Kedua sepupunya itu sering menjamahi tubuhnya yang sedang tumbuh ketika orang tua mereka tidak ada di rumah. Seorang di antaranya kemudian diterima sebuah perguruan tinggi terkemuka di Yogya dan itu amat disyukuri Merlyn. Namun, nerakanya belum berakhir karena sepupunya yang lain merasa sudah menguasai Merlyn seorang diri. Ketika Merlyn Getty memberanikan diri untuk melawan, hanya satu kali perlawanan secara fisik dan ancaman akan mengadukan ke polisi, sepupunya itu berhenti untuk selamanya. “Satu kali saja kamu berani menyentuhku lagi, kita akan berjumpa di pengadilan!”

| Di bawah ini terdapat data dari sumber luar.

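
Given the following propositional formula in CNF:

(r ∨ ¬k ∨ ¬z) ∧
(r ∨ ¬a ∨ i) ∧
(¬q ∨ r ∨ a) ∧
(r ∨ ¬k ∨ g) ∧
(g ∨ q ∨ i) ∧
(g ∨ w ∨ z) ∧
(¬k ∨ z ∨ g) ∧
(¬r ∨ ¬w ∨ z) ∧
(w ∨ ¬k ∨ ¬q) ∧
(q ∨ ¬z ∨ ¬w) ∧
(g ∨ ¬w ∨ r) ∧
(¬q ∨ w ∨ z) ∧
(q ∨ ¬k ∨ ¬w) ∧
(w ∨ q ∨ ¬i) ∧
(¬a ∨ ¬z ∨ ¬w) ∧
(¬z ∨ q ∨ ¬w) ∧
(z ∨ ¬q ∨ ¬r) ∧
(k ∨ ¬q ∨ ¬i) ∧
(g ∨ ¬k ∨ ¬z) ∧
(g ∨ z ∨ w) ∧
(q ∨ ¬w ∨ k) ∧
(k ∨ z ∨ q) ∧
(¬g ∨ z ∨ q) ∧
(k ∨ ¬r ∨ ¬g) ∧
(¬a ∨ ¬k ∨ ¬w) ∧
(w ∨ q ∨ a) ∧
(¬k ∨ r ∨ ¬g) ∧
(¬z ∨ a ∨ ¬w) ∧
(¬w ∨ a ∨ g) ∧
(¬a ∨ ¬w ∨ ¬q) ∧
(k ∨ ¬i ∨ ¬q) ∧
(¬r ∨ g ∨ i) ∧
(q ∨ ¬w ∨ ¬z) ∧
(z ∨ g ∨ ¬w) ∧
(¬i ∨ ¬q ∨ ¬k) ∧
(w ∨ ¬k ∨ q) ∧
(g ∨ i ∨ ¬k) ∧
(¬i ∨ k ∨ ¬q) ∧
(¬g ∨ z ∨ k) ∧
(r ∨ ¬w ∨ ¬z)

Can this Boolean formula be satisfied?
No

No, the formula is not satisfiable.

No assignment of truth values to the variables can make all 40 clauses true simultaneously.

The formula is UNSAT (unsatisfiable).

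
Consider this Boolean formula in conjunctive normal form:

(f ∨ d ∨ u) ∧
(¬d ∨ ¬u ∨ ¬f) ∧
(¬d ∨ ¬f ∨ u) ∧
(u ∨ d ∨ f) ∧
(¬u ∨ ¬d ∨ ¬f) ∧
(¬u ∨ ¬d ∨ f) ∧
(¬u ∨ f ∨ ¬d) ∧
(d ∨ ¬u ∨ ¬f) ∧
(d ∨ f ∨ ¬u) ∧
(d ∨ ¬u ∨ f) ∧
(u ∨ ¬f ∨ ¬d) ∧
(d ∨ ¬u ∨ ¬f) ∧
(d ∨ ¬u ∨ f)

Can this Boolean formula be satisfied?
Yes

Yes, the formula is satisfiable.

One satisfying assignment is: f=False, u=False, d=True

Verification: With this assignment, all 13 clauses evaluate to true.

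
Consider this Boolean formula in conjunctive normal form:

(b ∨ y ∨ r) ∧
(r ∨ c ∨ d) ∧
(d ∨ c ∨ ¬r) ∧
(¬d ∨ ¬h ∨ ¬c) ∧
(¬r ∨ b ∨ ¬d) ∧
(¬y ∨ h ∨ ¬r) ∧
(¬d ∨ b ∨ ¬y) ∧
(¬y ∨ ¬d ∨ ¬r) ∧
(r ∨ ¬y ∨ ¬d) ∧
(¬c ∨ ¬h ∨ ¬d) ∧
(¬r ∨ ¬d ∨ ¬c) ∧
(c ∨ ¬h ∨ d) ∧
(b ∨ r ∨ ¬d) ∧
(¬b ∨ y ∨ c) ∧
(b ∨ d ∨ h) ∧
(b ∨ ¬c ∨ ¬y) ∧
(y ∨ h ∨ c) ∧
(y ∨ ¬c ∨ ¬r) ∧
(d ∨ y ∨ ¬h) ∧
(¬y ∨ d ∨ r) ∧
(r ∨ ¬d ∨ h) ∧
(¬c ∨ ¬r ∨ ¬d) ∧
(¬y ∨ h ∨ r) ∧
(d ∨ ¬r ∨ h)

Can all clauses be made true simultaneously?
Yes

Yes, the formula is satisfiable.

One satisfying assignment is: c=True, d=False, b=True, h=False, r=False, y=False

Verification: With this assignment, all 24 clauses evaluate to true.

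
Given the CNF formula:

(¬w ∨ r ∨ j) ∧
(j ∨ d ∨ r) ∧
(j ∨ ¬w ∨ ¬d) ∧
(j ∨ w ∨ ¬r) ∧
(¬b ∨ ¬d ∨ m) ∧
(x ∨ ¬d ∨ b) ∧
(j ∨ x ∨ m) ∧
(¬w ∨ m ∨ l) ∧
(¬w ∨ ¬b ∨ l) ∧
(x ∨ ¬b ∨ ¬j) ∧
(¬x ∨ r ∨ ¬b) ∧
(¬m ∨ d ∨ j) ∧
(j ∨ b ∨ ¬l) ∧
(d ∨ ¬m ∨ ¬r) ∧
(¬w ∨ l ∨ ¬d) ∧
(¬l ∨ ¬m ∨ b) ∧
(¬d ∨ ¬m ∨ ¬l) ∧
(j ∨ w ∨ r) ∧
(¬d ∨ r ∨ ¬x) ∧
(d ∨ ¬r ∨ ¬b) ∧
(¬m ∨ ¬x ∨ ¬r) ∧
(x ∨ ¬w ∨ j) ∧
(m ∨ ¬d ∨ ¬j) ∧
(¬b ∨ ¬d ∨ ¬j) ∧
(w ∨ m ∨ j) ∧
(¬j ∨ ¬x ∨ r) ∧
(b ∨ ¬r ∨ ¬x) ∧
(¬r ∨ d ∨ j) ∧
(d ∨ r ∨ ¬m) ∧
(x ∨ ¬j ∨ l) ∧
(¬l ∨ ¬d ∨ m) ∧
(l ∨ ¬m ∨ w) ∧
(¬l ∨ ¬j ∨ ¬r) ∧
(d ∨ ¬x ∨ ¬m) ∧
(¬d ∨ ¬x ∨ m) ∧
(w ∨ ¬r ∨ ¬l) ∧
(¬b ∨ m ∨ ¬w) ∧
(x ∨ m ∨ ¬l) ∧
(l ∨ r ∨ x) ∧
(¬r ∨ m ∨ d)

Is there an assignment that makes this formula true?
No

No, the formula is not satisfiable.

No assignment of truth values to the variables can make all 40 clauses true simultaneously.

The formula is UNSAT (unsatisfiable).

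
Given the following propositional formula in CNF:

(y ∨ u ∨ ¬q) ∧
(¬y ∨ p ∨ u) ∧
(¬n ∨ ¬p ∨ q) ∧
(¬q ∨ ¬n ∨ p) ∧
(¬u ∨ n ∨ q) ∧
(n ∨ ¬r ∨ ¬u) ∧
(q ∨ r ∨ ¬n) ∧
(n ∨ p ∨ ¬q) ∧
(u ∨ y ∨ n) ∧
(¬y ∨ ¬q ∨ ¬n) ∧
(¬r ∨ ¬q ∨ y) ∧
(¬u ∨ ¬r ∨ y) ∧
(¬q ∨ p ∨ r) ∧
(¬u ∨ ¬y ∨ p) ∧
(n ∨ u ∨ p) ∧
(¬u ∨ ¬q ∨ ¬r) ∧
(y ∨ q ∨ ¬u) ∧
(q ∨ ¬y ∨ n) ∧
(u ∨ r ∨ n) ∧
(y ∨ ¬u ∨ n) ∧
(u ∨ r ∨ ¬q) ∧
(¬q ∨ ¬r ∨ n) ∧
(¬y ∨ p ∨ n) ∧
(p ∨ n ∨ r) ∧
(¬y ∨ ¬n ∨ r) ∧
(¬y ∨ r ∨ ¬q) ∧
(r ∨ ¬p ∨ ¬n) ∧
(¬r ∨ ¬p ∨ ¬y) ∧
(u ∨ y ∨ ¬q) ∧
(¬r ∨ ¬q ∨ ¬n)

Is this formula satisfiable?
Yes

Yes, the formula is satisfiable.

One satisfying assignment is: n=True, p=False, q=False, u=False, r=True, y=False

Verification: With this assignment, all 30 clauses evaluate to true.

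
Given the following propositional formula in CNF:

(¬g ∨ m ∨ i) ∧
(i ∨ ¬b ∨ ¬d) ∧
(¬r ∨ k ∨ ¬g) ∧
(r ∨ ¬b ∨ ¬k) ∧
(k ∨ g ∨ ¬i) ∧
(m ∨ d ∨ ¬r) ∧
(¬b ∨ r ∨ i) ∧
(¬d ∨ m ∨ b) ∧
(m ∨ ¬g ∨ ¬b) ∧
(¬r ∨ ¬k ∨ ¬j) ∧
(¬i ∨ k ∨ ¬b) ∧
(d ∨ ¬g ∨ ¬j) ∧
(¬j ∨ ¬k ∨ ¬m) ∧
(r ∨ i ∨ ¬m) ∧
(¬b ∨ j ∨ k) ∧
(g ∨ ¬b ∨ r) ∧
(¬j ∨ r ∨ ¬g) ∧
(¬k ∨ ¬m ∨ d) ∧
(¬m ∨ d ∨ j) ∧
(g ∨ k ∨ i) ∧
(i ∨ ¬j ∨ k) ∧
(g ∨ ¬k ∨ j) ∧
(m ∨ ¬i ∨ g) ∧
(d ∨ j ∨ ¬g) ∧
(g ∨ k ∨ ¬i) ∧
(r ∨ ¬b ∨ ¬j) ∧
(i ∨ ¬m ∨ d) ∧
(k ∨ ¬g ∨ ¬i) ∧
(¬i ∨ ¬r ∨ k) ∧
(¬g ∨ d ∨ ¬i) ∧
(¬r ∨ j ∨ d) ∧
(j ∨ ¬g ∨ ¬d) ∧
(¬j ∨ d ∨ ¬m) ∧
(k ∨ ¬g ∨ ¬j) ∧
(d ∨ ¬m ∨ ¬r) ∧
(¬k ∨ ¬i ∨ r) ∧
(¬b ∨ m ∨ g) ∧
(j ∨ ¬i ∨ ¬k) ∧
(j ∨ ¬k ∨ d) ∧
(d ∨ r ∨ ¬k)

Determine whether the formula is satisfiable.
No

No, the formula is not satisfiable.

No assignment of truth values to the variables can make all 40 clauses true simultaneously.

The formula is UNSAT (unsatisfiable).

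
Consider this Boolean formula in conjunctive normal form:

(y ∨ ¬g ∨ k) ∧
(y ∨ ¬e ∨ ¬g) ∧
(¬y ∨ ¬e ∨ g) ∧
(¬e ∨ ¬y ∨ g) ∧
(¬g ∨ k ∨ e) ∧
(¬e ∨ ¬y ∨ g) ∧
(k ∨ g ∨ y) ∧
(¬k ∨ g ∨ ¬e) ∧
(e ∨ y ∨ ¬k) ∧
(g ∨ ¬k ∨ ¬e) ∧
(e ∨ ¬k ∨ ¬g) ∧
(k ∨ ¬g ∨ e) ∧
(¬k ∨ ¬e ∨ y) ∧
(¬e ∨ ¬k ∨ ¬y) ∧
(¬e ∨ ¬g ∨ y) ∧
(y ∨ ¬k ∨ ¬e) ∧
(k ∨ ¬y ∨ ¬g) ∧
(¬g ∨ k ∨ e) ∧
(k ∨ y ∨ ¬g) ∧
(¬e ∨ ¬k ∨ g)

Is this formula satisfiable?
Yes

Yes, the formula is satisfiable.

One satisfying assignment is: k=False, e=False, y=True, g=False

Verification: With this assignment, all 20 clauses evaluate to true.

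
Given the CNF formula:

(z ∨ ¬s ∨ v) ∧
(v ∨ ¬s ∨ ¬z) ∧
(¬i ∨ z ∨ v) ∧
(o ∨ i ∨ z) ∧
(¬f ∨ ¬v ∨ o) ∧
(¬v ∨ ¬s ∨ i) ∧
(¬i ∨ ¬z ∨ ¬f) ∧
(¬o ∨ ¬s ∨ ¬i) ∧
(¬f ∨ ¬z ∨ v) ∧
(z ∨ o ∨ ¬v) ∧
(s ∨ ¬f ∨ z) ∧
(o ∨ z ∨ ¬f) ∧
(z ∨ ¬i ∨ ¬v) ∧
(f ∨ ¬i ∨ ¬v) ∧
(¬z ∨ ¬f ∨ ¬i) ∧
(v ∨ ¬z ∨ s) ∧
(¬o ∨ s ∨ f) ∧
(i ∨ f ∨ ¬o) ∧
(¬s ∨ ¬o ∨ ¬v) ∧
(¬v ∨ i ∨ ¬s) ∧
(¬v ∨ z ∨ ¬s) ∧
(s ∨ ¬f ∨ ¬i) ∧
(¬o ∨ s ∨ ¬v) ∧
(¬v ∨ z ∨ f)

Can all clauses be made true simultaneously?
Yes

Yes, the formula is satisfiable.

One satisfying assignment is: v=True, i=False, f=False, z=True, s=False, o=False

Verification: With this assignment, all 24 clauses evaluate to true.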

Merlyn kelas dua SMA ketika itu. Sedang mekar-mekarnya dengan darah Banjar dan China yang mengalir dalam tubuhnya yang semampai dan proporsional. Kelebihan itulah yang menggoda pamannya untuk mulai menyentuhnya justru setelah kedua anaknya berhenti. Mulanya hanya di tangan ketika ia meminta bantuan Merlyn. Setelah itu dianggap biasa, naik ke pipi lalu turun lagi ke pinggul dan mulai berani naik lagi ke dada. Ketakutan Merlyn bahwa sentuhan itu akan turun lagi ke bagian lain, menjadi kenyataan. Setiap pagi, pamannya bangun lebih subuh dan menyelinap ke kamarnya. Dia melarang Merlyn mengunci pintu. “Jangan pernah bilang ke siapa pun, terutama tantemu!”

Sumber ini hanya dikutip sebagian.